Just an imperfect person being refined to be complete and not lacking anything.
Thursday, January 1, 2015
My BEST year
This past year has been one of the BEST years I've ever had! If you know me personally, and are aware of the challenges we've faced, you might be a bit surprised that I'm calling it my best year.
Probably my most favorite book of the bible is James. James 1:2-4 has been quoted to me and by me, but I don't think I really understood how to live it.
Consider it pure joy, my brothers and sisters, whenever you face trials of many kinds, because you know that the testing of your faith produces perseverance. Let perseverance finish its work so that you may be mature and complete, not lacking anything.
Some of what I prayed in 2014:
Jesus,
Pure joy? Seriously? How do I have pure joy when my husband has lost job after job (nearly 15 jobs) over the past 5 years? Why should I be thankful when my van has broken down about 25 times (not even exaggerating) in the last year? Am supposed to be happy about being homeless for an entire year now? Let's not even talk about the living conditions! Will my step daughter ever come over again? It's been two years and she was my best friend. What about all those lonely nights I spent, sitting alone in the dark, wondering if my husband would ever stop drinking, or if he even loved me. And all the times I felt so lonely and isolated; all the times I felt like you were striping away every person I wanted to find comfort in at the times I needed them the most! Where is the joy in that!?!? I'm drowning and you seem so far away, Lord rescue me! I'm breaking.
You know the desires of my heart. You know I want to honor you in all I do. I want my family to always glorify you. I want to be a light in the world. I want people to be attracted to me because they can see and feel Jesus when they are with me. I want to be your humble servant, show me how. Please God rescue and CHANGE my heart. Break it for what breaks yours. Transform my will to yours.
And sweet Jesus answered me with pure, beautiful, truths:
My child,
You are precious in my sight. I know the desires of your heart and I give generously to those who ask. YOU were CHOOSEN for this purpose, for these tasks, and I will make you strong and hold you up with my righteous right hand. When you call for help, I will rescue you and comfort you. Do not be afraid for I am with you. You will be royalty in my kingdom, and I will show my glory through you wherever you go.
Gasp! Me? Royalty? I am not worthy of such a title! I am a broken sinner. I have so many flaws, and I fail time and time again with the same struggles! Wait, what did God say to me? I asked for wisdom. I have asked for desire and passion. I pleaded for my heart to break like Jesus heart breaks. I've asked to have compassion and to be able to encourage others. I've asked for so many things, and I desperately want these attributes!The ONLY way to get these things is through perseverance in trials.
Every trial, every sharp and stabbing pain, every lonely night, every tear is for gain.
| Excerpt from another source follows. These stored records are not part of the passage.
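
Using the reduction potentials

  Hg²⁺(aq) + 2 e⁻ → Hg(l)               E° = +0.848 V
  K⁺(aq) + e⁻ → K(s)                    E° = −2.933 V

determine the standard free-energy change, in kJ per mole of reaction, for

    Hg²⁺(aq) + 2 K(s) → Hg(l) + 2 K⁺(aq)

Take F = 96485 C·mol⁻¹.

In the reaction as written Hg²⁺(aq) is reduced, so the Hg²⁺/Hg couple is the cathode and K⁺/K is the anode.
E°cell = +0.848 − (−2.933) = +3.781 V; balancing electrons gives n = 2.
ΔG° = −nFE°cell = −(2)(96485)(+3.781) J/mol = −730 kJ/mol.

−730 kJ/mol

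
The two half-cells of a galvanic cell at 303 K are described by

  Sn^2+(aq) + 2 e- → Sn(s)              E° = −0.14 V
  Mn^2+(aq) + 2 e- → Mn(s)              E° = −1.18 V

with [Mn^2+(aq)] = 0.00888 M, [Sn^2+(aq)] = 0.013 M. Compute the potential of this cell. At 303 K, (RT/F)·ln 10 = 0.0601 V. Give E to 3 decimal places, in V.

Since E°(Sn²⁺/Sn) > E°(Mn²⁺/Mn), Sn²⁺/Sn serves as the cathode.
E°cell = −0.14 − (−1.18) = +1.04 V, with n = 2 electrons transferred.
The balanced reaction is Sn^2+(aq) + Mn(s) → Sn(s) + Mn^2+(aq), so Q = [Mn^2+(aq)] / [Sn^2+(aq)] = 0.683 and log Q = −0.166.
Applying E = E° − (RT ln10/nF)·log Q gives +1.04 − (0.0601/2)(−0.166) = +1.045 V.

+1.045 V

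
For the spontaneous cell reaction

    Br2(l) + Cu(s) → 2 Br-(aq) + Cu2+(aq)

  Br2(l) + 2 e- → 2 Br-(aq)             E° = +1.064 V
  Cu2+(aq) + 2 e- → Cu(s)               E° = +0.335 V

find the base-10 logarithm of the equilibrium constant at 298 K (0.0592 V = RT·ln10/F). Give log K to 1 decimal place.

log K = 24.6

The Br₂/Br⁻ couple is reduced (cathode); E°cell = +1.064 − (+0.335) = +0.729 V with n = 2.
At equilibrium E = 0, so log K = nE°cell / 0.0592 = (2)(+0.729) / 0.0592 = 24.6.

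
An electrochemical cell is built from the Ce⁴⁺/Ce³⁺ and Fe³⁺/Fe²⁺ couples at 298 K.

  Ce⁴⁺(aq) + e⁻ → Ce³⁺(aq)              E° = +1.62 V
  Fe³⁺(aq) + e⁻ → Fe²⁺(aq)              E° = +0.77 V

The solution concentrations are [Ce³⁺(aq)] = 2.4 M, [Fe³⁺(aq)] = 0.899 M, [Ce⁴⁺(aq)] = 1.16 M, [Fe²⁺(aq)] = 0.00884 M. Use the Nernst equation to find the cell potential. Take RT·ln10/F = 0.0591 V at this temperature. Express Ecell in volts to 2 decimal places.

+0.71 V

Ce⁴⁺/Ce³⁺ is reduced (cathode, E° = +1.62 V) and Fe³⁺/Fe²⁺ is oxidized (anode).
E°cell = E°cat − E°an = +1.62 − (+0.77) = +0.85 V; n = 1.
The balanced reaction is Ce⁴⁺(aq) + Fe²⁺(aq) → Ce³⁺(aq) + Fe³⁺(aq), so Q = ([Ce³⁺(aq)]·[Fe³⁺(aq)]) / ([Ce⁴⁺(aq)]·[Fe²⁺(aq)]) = 210 and log Q = 2.323.
E = E° − (0.0591/n)·log Q = +0.85 − (0.0591/1)(2.323) = +0.71 V.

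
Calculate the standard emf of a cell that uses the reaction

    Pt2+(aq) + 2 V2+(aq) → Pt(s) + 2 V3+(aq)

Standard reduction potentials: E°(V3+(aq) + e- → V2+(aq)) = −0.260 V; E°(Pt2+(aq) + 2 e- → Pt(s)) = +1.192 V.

+1.452 V

In the reaction as written, Pt2+(aq) is reduced (cathode) and V3+(aq) is produced by oxidation at the anode.
E°cell = E°(cathode) − E°(anode) = +1.192 − (−0.260) = +1.452 V.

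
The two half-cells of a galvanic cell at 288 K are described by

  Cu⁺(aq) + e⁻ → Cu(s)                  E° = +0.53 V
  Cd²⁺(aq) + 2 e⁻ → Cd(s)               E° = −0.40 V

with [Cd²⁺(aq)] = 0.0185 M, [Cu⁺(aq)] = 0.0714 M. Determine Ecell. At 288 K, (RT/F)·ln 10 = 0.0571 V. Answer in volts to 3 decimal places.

Since E°(Cu⁺/Cu) > E°(Cd²⁺/Cd), Cu⁺/Cu serves as the cathode.
The standard potential is +0.53 − (−0.40) = +0.93 V and the balanced reaction transfers n = 2 electrons.
The balanced reaction is 2 Cu⁺(aq) + Cd(s) → 2 Cu(s) + Cd²⁺(aq), so Q = [Cd²⁺(aq)] / [Cu⁺(aq)]^2 = 3.63 and log Q = 0.560.
By the Nernst equation, E = +0.93 − (0.0571/2)·(0.560) = +0.914 V.

+0.914 V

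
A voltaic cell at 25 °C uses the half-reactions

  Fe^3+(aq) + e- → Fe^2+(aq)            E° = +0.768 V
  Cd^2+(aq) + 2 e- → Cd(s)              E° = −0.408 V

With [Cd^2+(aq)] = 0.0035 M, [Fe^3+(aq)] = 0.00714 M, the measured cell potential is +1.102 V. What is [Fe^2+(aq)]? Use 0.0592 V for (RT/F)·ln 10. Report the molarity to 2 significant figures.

2.1 M

With Fe³⁺/Fe²⁺ at the cathode and Cd²⁺/Cd at the anode, E°cell = +0.768 − (−0.408) = +1.176 V (n = 2).
Rearranging E = E° − (0.0592/n)·log Q gives log Q = 2(+1.176 − (+1.102))/0.0592 = 2.500.
The balanced reaction is 2 Fe^3+(aq) + Cd(s) → 2 Fe^2+(aq) + Cd^2+(aq), so Q = ([Fe^2+(aq)]^2·[Cd^2+(aq)]) / [Fe^3+(aq)]^2.
Solving for the unknown gives log [Fe^2+(aq)] = 0.332, so [Fe^2+(aq)] ≈ 2.1 M.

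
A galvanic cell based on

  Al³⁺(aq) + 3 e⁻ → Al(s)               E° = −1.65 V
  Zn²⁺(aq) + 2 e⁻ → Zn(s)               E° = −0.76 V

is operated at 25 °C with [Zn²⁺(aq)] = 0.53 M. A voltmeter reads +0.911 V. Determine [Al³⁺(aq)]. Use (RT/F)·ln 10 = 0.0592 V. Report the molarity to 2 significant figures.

0.033 M

With Zn²⁺/Zn at the cathode and Al³⁺/Al at the anode, E°cell = −0.76 − (−1.65) = +0.89 V (n = 6).
Since E = E° − (0.0592/n)·log Q, log Q = n(E° − E)/0.0592 = −2.128.
Balancing electrons gives 3 Zn²⁺(aq) + 2 Al(s) → 3 Zn(s) + 2 Al³⁺(aq); thus Q = [Al³⁺(aq)]^2 / [Zn²⁺(aq)]^3.
Isolating [Al³⁺(aq)] in Q = 10^{−2.128} yields log [Al³⁺(aq)] = −1.478, i.e. 0.033 M.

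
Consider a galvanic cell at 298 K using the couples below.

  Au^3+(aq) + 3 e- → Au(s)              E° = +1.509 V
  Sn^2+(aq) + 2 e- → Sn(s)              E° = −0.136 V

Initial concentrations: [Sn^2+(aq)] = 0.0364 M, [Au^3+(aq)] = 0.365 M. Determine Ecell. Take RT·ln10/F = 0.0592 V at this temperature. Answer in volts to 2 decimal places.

Au³⁺/Au is reduced (cathode, E° = +1.509 V) and Sn²⁺/Sn is oxidized (anode).
The standard potential is +1.509 − (−0.136) = +1.645 V and the balanced reaction transfers n = 6 electrons.
For the overall reaction 2 Au^3+(aq) + 3 Sn(s) → 2 Au(s) + 3 Sn^2+(aq), Q = [Sn^2+(aq)]^3 / [Au^3+(aq)]^2 = 0.000362, giving log Q = −3.441.
By the Nernst equation, E = +1.645 − (0.0592/6)·(−3.441) = +1.68 V.

+1.68 V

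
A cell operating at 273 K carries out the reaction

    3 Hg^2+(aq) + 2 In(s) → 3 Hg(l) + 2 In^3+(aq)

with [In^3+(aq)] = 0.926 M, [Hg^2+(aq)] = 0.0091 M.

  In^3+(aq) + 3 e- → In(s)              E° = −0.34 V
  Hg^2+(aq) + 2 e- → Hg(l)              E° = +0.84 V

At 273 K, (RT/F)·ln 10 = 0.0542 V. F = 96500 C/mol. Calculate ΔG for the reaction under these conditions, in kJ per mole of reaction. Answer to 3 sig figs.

−652 kJ/mol

With Hg²⁺/Hg reduced at the cathode, E°cell = +0.84 − (−0.34) = +1.18 V and n = 6.
The reaction quotient is [In^3+(aq)]^2 / [Hg^2+(aq)]^3 = 1.14×10^6; by Nernst, E = +1.18 − (0.0542/6)(6.056) = +1.1253 V.
Then ΔG = −nFE = −6 × 96500 × +1.1253 J/mol = −652 kJ/mol.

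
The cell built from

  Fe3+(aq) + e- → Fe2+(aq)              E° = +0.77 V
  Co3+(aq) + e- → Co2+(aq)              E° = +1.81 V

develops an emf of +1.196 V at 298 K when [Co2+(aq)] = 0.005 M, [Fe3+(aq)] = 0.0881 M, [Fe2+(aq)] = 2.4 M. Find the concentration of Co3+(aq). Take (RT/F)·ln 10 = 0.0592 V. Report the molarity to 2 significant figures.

Co³⁺/Co²⁺ is the cathode (higher E°); E°cell = +1.81 − (+0.77) = +1.04 V with n = 1.
Since E = E° − (0.0592/n)·log Q, log Q = n(E° − E)/0.0592 = −2.635.
The balanced reaction is Co3+(aq) + Fe2+(aq) → Co2+(aq) + Fe3+(aq), so Q = ([Co2+(aq)]·[Fe3+(aq)]) / ([Co3+(aq)]·[Fe2+(aq)]).
Isolating [Co3+(aq)] in Q = 10^{−2.635} yields log [Co3+(aq)] = −1.101, i.e. 0.079 M.

0.079 M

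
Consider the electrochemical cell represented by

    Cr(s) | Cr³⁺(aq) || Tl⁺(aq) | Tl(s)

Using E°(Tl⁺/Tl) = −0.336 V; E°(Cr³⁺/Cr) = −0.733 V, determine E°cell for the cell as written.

+0.397 V

By convention the left-hand electrode in cell notation is the anode (oxidation) and the right-hand electrode is the cathode (reduction).
E°cell = E°(right) − E°(left) = −0.336 − (−0.733) = +0.397 V.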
Gaining what our hearts truly desire! God couldn't use me much with the condition my heart was in before. I ASKED for Him to transform me. It took a long time for me to really see what God was doing in my heart. I was angry, jealous, and I had a lot of self pity. I resisted for quite some time which slowed the process down, but when I finally let go and relinquished my control, the work began to take root and growth happened. I can see and feel the places in my heart that God has taken out and filled in with His mercy. I am so incredibly different from who I was at the beginning of this year. To look at my old self and see the progress is pure joy my friends. Now am so thankful for every situation and circumstance that has left me with only God to hold onto. God had to strip certain idols from my life, out of my heart, for me to desperately want Him. I may be being prepared for even more difficult trials, but now I face them with boldness and courage, warped up in Joy for what He is doing in my heart, that I am powerless to do.
We are the branches and He is the vine. He has to prune us to get more growth. If you are being pruned you are being prepared for greatness! Find joy in the midst of your brokenness with faith that God is making you new!
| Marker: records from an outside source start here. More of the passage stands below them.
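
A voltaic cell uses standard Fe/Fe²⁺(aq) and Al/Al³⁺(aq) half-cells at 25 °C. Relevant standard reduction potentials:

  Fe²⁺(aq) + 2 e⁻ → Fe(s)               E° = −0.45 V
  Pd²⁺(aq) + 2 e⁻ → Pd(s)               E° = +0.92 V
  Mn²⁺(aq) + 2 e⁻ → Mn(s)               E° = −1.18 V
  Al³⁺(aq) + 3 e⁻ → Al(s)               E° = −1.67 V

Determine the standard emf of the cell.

+1.22 V

Of the two couples in this cell, the one with the more positive reduction potential is reduced at the cathode: here that is Fe²⁺/Fe (−0.45 V); Al³⁺/Al (−1.67 V) is the anode.
E°cell = E°(cathode) − E°(anode) = −0.45 − (−1.67) = +1.22 V.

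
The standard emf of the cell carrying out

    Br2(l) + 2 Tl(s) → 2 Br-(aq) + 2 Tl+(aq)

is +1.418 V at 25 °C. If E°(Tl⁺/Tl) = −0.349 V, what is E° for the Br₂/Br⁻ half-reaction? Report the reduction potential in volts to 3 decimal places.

In the reaction as written the Br₂/Br⁻ couple is reduced (cathode) and Tl⁺/Tl is oxidized (anode), so E°cell = E°(Br₂/Br⁻) − E°(Tl⁺/Tl).
E°(Br₂/Br⁻) = E°cell + E°(anode) = +1.418 + (−0.349) = +1.069 V.

+1.069 V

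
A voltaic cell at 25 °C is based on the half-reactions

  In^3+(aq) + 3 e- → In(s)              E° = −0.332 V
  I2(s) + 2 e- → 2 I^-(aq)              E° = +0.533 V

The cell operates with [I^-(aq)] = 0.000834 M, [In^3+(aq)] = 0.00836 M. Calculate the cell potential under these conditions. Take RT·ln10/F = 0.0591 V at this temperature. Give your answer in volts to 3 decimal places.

I₂/I⁻ is reduced (cathode, E° = +0.533 V) and In³⁺/In is oxidized (anode).
The standard potential is +0.533 − (−0.332) = +0.865 V and the balanced reaction transfers n = 6 electrons.
Balancing gives 3 I2(s) + 2 In(s) → 6 I^-(aq) + 2 In^3+(aq); hence Q = [I^-(aq)]^6·[In^3+(aq)]^2 = 2.35×10^−23 (log Q = −22.629).
E = E° − (0.0591/n)·log Q = +0.865 − (0.0591/6)(−22.629) = +1.088 V.

+1.088 V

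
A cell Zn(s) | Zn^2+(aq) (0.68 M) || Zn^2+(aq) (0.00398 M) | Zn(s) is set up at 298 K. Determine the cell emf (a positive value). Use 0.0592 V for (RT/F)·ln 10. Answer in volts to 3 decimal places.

For a concentration cell E°cell = 0, since both electrodes use the same couple.
The compartment with the higher Zn^2+(aq) concentration (0.68 M) acts as the cathode; ions are reduced there and produced at the dilute (0.00398 M) anode.
With n = 2, Ecell = −(0.0592/2)·log([dilute]/[conc]) = −(0.0592/2)·log(0.00398/0.68) = +0.066 V.

0.066 V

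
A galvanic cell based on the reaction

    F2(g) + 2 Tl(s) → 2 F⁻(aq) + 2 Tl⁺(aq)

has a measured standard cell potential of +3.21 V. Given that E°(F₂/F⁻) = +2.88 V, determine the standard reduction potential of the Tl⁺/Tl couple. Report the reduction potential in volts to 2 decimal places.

−0.33 V

In the reaction as written the F₂/F⁻ couple is reduced (cathode) and Tl⁺/Tl is oxidized (anode), so E°cell = E°(F₂/F⁻) − E°(Tl⁺/Tl).
E°(Tl⁺/Tl) = E°(cathode) − E°cell = +2.88 − (+3.21) = −0.33 V.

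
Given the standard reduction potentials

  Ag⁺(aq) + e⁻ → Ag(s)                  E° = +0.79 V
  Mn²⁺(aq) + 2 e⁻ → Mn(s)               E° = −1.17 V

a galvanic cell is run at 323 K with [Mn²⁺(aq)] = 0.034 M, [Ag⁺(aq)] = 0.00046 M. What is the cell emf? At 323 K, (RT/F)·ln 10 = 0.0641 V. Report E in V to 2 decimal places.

+1.79 V

The Ag⁺/Ag couple has the more positive E°, so it is the cathode; Mn²⁺/Mn is the anode.
E°cell = +0.79 − (−1.17) = +1.96 V, with n = 2 electrons transferred.
The balanced reaction is 2 Ag⁺(aq) + Mn(s) → 2 Ag(s) + Mn²⁺(aq), so Q = [Mn²⁺(aq)] / [Ag⁺(aq)]^2 = 1.61×10^5 and log Q = 5.206.
Applying E = E° − (RT ln10/nF)·log Q gives +1.96 − (0.0641/2)(5.206) = +1.79 V.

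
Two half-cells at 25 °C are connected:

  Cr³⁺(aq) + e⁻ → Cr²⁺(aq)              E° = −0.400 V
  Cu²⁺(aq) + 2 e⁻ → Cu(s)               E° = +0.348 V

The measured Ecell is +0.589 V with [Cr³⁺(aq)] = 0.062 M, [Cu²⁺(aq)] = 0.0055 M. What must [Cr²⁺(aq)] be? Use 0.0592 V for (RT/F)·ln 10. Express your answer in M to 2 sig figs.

With Cu²⁺/Cu at the cathode and Cr³⁺/Cr²⁺ at the anode, E°cell = +0.348 − (−0.400) = +0.748 V (n = 2).
From the Nernst equation, log Q = n(E° − E)/0.0592 = 2·(+0.748 − (+0.589))/0.0592 = 5.372.
The balanced reaction is Cu²⁺(aq) + 2 Cr²⁺(aq) → Cu(s) + 2 Cr³⁺(aq), so Q = [Cr³⁺(aq)]^2 / ([Cu²⁺(aq)]·[Cr²⁺(aq)]^2).
Isolating [Cr²⁺(aq)] in Q = 10^{5.372} yields log [Cr²⁺(aq)] = −2.764, i.e. 0.0017 M.

0.0017 M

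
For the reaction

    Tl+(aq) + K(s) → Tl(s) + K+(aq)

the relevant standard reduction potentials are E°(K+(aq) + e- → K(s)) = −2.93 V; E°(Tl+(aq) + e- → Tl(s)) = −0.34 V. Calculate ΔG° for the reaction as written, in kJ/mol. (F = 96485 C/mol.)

In the reaction as written Tl+(aq) is reduced, so the Tl⁺/Tl couple is the cathode and K⁺/K is the anode.
E°cell = −0.34 − (−2.93) = +2.59 V; balancing electrons gives n = 1.
ΔG° = −nFE°cell = −(1)(96485)(+2.59) J/mol = −250 kJ/mol.

−250 kJ/mol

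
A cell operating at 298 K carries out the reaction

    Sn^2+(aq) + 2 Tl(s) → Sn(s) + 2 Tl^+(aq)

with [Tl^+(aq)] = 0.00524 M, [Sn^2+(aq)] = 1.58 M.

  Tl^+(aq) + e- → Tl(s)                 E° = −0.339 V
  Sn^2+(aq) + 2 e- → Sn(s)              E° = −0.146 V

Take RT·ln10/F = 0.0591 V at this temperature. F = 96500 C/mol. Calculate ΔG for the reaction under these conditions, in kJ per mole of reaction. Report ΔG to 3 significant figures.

−64.4 kJ/mol

The standard cell potential is −0.146 − (−0.339) = +0.193 V, with n = 2 electrons in the balanced equation.
Q = [Tl^+(aq)]^2 / [Sn^2+(aq)] = 1.74×10^−5, so log Q = −4.760 and E = +0.193 − (0.0591/2)(−4.760) = +0.3337 V.
Finally ΔG = −nFE = −(2)(96500 C/mol)(+0.3337 V) = −64.4 kJ/mol.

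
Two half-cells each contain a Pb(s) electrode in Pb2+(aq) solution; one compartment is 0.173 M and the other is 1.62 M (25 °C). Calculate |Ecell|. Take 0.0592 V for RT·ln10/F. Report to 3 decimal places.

0.029 V

For a concentration cell E°cell = 0, since both electrodes use the same couple.
The compartment with the higher Pb2+(aq) concentration (1.62 M) acts as the cathode; ions are reduced there and produced at the dilute (0.173 M) anode.
With n = 2, Ecell = −(0.0592/2)·log([dilute]/[conc]) = −(0.0592/2)·log(0.173/1.62) = +0.029 V.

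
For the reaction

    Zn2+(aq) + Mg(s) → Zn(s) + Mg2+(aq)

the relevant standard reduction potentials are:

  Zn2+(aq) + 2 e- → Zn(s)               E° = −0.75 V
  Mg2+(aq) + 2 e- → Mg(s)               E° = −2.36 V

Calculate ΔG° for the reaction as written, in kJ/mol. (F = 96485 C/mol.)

In the reaction as written Zn2+(aq) is reduced, so the Zn²⁺/Zn couple is the cathode and Mg²⁺/Mg is the anode.
E°cell = −0.75 − (−2.36) = +1.61 V; balancing electrons gives n = 2.
ΔG° = −nFE°cell = −(2)(96485)(+1.61) J/mol = −311 kJ/mol.

−311 kJ/mol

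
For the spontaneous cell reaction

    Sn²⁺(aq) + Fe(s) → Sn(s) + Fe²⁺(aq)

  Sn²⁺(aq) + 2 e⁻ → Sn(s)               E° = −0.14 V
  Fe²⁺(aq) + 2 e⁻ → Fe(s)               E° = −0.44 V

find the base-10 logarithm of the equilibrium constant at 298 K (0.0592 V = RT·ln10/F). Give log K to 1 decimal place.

log K = 10.1

The Sn²⁺/Sn couple is reduced (cathode); E°cell = −0.14 − (−0.44) = +0.30 V with n = 2.
At equilibrium E = 0, so log K = nE°cell / 0.0592 = (2)(+0.30) / 0.0592 = 10.1.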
One night a few months ago I was out running some errands, and I like to worship when I'm driving. I was sing quite loudly and asking God desperately to show me just a twinge of His glory. I believed that he would and when He did I was breathless! When you ask without doubt and with that kind of passion you'll be speechless at the outcome. Pray with passion and desire. Speak from the very depths of your being!
So, 2014 is thus far, my best year! It's my best year because the deep desires of my heart are to be like Jesus, and never in my life have I experienced so much growth in such a short time. I am SO very excited to see what God brings for me and my family in 2015!!
Progress report:
My husband has quit drinking!! And I KNOW he loves me. We both quit smoking! (I'm still a bit uneasy putting that out there because I really tried to hide it from everyone that I was a smoker, but I believe that's just a pride struggle so I'm being vulnerable with that one)
We have had a complete relationship healing with my step daughter. I've also seen huge growth in my kids. My husband has also become a spiritual leader in our home for the first time, and I cannot even begin to describe the amount of growth he has had in the last few months! These are just the most visible blessings we've seen this year, and I expect more to come VERY soon.